Embora autoridades chinesas digam que a maior taxa de desemprego em fevereiro reflete em parte as interrupções causadas pelo feriado do Ano Novo Lunar, reconhecem a necessidade de fortalecer o emprego. “Estabilizar e expandir o emprego neste ano ainda exigirá esforços significativos”, disse Fu Linghui, porta-voz do Escritório Nacional de Estatísticas da China, na segunda-feira. “A base para a recuperação e melhoria da economia doméstica ainda não é sólida.”
Muitos economistas acreditam que a realidade pode ser pior do que mostram os dados oficiais.
Os números de desemprego da China há muito enfrentam críticas quanto à sua precisão, em parte porque os residentes rurais são excluídos das pesquisas sobre desemprego. Em 2023, Pequim suspendeu temporariamente a divulgação da taxa de desemprego entre jovens enquanto alterava a metodologia de cálculo, “otimizando-a” ao excluir estudantes matriculados em escolas, o que resultou em uma taxa mais baixa.
E, ao contrário de países como os EUA, a China não possui dados oficiais que meçam o subemprego, quando trabalhadores subutilizam suas habilidades, como graduados universitários que assumem empregos que não exigem diploma.
Mesmo com a metodologia revisada, a taxa de desemprego continua desproporcionalmente alta entre os jovens. A taxa para aqueles entre 16 e 24 anos, excluindo estudantes, subiu para 16,9% em fevereiro, de acordo com os dados mais recentes do governo divulgados na quinta-feira, acima dos 16,1% em janeiro e dos 15,7% em dezembro.

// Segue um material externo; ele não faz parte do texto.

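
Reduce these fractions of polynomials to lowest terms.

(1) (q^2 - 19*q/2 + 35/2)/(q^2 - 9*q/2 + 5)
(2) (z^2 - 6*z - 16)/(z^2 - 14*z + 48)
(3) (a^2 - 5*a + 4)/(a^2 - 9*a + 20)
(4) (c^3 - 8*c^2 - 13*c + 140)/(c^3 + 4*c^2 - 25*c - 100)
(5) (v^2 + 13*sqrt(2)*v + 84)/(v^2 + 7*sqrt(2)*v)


(1) = (q - 7)/(q - 2)
(2) = (z + 2)/(z - 6)
(3) = (a - 1)/(a - 5)
(4) = (c - 7)/(c + 5)
(5) = (v + 6*sqrt(2))/v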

“Não vimos nenhuma melhora fundamental no mercado de trabalho”, disse Larry Hu, economista-chefe para a China no Macquarie Group. “As autoridades precisam tomar medidas mais ousadas para criar demanda, especialmente se as tarifas dos EUA continuarem subindo.” Até agora, o governo Trump aplicou tarifas adicionais de 20% sobre produtos chineses e ameaça impor novas tarifas de reciprocidade sobre todos os países em abril.
Enquanto isso, um número recorde de 12,2 milhões de graduados universitários deve ingressar no mercado de trabalho neste verão, competindo por um número cada vez menor de vagas de colarinho branco, já que as empresas correm para adotar inteligência artificial e reduzir custos.
O cenário que pode tirar o sono dos formuladores de políticas na China é que um mercado de trabalho enfraquecido, marcado pela desaceleração do crescimento salarial e aumento da competição, afete a confiança de empresas e famílias. Isso, por sua vez, reduzirá o apetite por investimentos e consumo, levando a uma espiral deflacionária — um ciclo vicioso em que preços baixos e demanda fraca se reforçam mutuamente.
Em fevereiro, o índice de preços ao consumidor da China caiu no ritmo mais rápido em mais de um ano.
De muitas maneiras, o problema no mercado de trabalho decorre dos esforços de Pequim para reformular seu modelo de crescimento para um mais dependente da manufatura de alta tecnologia e menos de investimentos em imóveis e infraestrutura, que foram criticados por gastos excessivos e retornos decrescentes.
Um problema com essa abordagem é que os setores de manufatura de ponta não criam empregos suficientes para compensar.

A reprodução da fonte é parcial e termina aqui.